There are three usage models.
(1) Audit use: Accessible data can be used to verify existing results but not to produce novel analyses, without prior agreement of the original investigator or representative. This is necessarily a time-limited policy. It should accompany embargoed access, since reviewers require data access in order to complete peer review.
(2) Restricted use: Accessible data can be used for prearranged purposes. Within a collaboration, this usually takes the form of writing specific papers with prearranged lists of co-authors.
(3) Unrestricted use: Anyone with a copy of the data can use it however they like.
In practice, data sharing protocols are highly standardized. Here are three standard examples.
(1) Team Data Protocol: Collaboration members have non-exclusive access to the complete data or redacted data. When a collaboration member plans an analysis, they share the plan with other collaboration members. Co-authorship is negotiated at this stage (if not earlier). All analysis data is published with the reports, or else within 2 years of publication (see embargoed access above).
(2) Open Database Protocol: As (1), but the redacted data are accessible to researchers outside the collaboration. Outside researchers cite a publication that describes the origin of the data. That requirement may be part of the access screening.
(3) Consortium Protocol: Institutions or individual researchers undergo screening or pay a fee for data access. This access does not grant the right to redistribute data. But it does grant the right to publish original analyses. Analysis data cannot be distributed, but results can be repeated and criticized because other researchers can gain access to the same data through the consortium, and instructions on how to do this are public.
Our goal at HBEC MPI-EVA Leipzig is to facilitate the broadest access to redacted data as possible.

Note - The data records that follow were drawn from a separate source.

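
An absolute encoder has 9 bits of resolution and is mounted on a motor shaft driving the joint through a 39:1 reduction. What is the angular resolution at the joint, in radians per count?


counts = 2^9 = 512
effective counts at joint = 512 * 39 = 19968
resolution = 2*pi / 19968
= 3.1466e-04 rad/count


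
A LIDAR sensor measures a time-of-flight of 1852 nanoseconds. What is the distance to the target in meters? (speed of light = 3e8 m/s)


tof = 1852 ns = 1.852e-06 s
dist = c * tof / 2
= 3e8 * 1.852e-06 / 2
= 277.8 m


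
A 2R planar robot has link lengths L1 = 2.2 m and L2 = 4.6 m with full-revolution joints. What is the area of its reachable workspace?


r_max = L1 + L2 = 6.8 m
r_min = |L1 - L2| = 2.4 m
Area = pi*(r_max^2 - r_min^2)
= pi*(46.24 - 5.76)
= pi * 40.48
= 127.1717 m^2


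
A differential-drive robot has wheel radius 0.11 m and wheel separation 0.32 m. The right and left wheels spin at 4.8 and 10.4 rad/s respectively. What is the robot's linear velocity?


vR = r*wR = 0.11*4.8 = 0.528 m/s
vL = r*wL = 0.11*10.4 = 1.144 m/s
v = (vR+vL)/2 = 0.836 m/s
omega = (vR-vL)/L = -1.925 rad/s
linear velocity = 0.836 m/s


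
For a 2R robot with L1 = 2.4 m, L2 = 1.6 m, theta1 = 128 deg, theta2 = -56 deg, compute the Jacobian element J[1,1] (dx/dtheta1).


J[1,1] = -L1*sin(t1) - L2*sin(t1+t2)
= -2.4*sin(128) - 1.6*sin(72)
= -3.4129


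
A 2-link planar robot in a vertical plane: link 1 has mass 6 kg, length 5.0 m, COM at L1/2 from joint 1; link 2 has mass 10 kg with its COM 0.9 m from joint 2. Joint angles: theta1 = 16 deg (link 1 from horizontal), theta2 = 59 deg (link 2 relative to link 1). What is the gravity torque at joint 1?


Horizontal distance from joint 1 to link-1 COM:
  x_c1 = (L1/2)*cos(t1) = 2.5 * 0.9613 = 2.4032 m
Horizontal distance from joint 1 to link-2 COM:
  x_c2 = L1*cos(t1) + Lc2*cos(t1+t2)
       = 5.0*0.9613 + 0.9*0.2588 = 5.0392 m
tau1 = m1*g*x_c1 + m2*g*x_c2
     = 6*9.81*2.4032 + 10*9.81*5.0392
     = 141.4497 + 494.35
     = 635.7997 Nm


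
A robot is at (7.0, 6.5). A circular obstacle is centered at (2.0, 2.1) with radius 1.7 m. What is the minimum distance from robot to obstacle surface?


center_dist = sqrt((7.0-2.0)^2 + (6.5-2.1)^2)
= sqrt(25.0 + 19.36)
= 6.6603
min_dist = center_dist - radius = 6.6603 - 1.7 = 4.9603 m


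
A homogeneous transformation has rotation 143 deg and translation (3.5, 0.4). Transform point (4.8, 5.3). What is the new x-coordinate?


x' = cos(theta)*px - sin(theta)*py + tx
= -0.7986*4.8 - 0.6018*5.3 + 3.5
= -3.5231


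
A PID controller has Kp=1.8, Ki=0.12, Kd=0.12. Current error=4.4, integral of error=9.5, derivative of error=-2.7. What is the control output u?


u = Kp*e + Ki*int(e) + Kd*de/dt
= 1.8*4.4 + 0.12*9.5 + 0.12*(-2.7)
= 7.92 + 1.14 + -0.324
= 8.736


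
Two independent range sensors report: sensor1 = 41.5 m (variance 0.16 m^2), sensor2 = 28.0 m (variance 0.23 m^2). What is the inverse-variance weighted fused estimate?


w1 = (1/var1) / (1/var1 + 1/var2)
   = 6.25 / (6.25 + 4.3478) = 0.5897
w2 = 1 - w1 = 0.4103
fused = w1*s1 + w2*s2 = 24.4744 + 11.4872
= 35.9615 m


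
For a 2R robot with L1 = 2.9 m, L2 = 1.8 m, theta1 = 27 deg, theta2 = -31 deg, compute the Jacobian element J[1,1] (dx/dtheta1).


J[1,1] = -L1*sin(t1) - L2*sin(t1+t2)
= -2.9*sin(27) - 1.8*sin(-4)
= -1.191


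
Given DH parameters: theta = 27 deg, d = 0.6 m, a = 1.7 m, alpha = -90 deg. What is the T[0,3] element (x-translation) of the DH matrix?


T[0,3] = a * cos(theta)
= 1.7 * cos(27 deg)
= 1.7 * 0.891
= 1.5147


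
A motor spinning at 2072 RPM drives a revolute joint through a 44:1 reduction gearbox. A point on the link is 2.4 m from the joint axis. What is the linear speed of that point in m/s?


omega_motor = 2072 * 2*pi/60 = 216.9793 rad/s
omega_joint = omega_motor / 44 = 4.9313 rad/s
v = omega_joint * r = 4.9313 * 2.4
= 11.8352 m/s


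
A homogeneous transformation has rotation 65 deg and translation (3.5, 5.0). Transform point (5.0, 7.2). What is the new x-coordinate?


x' = cos(theta)*px - sin(theta)*py + tx
= 0.4226*5.0 - 0.9063*7.2 + 3.5
= -0.9123


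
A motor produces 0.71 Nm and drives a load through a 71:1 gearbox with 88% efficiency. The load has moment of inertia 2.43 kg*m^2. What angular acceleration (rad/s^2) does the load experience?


tau_out = tau_motor * N * eta
= 0.71 * 71 * 0.88 = 44.3608 Nm
alpha = tau_out / I = 44.3608 / 2.43
= 18.2555 rad/s^2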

This means that individual sets of data (or variables within sets of data) may have individual protocols. Members of HBEC acquire no special use or redistribution rights, as a consequence of the department's hosting or processing of raw data, outside of prearranged co-authorships. Other investigators are not required to add HBEC scientists as co-authors as a condition of data access. However we require a transparent access plan that permits scientific reuse of the data, and this plan may include requirements to cite original researchers who gathered the data and the possible necessity of obtaining new consent.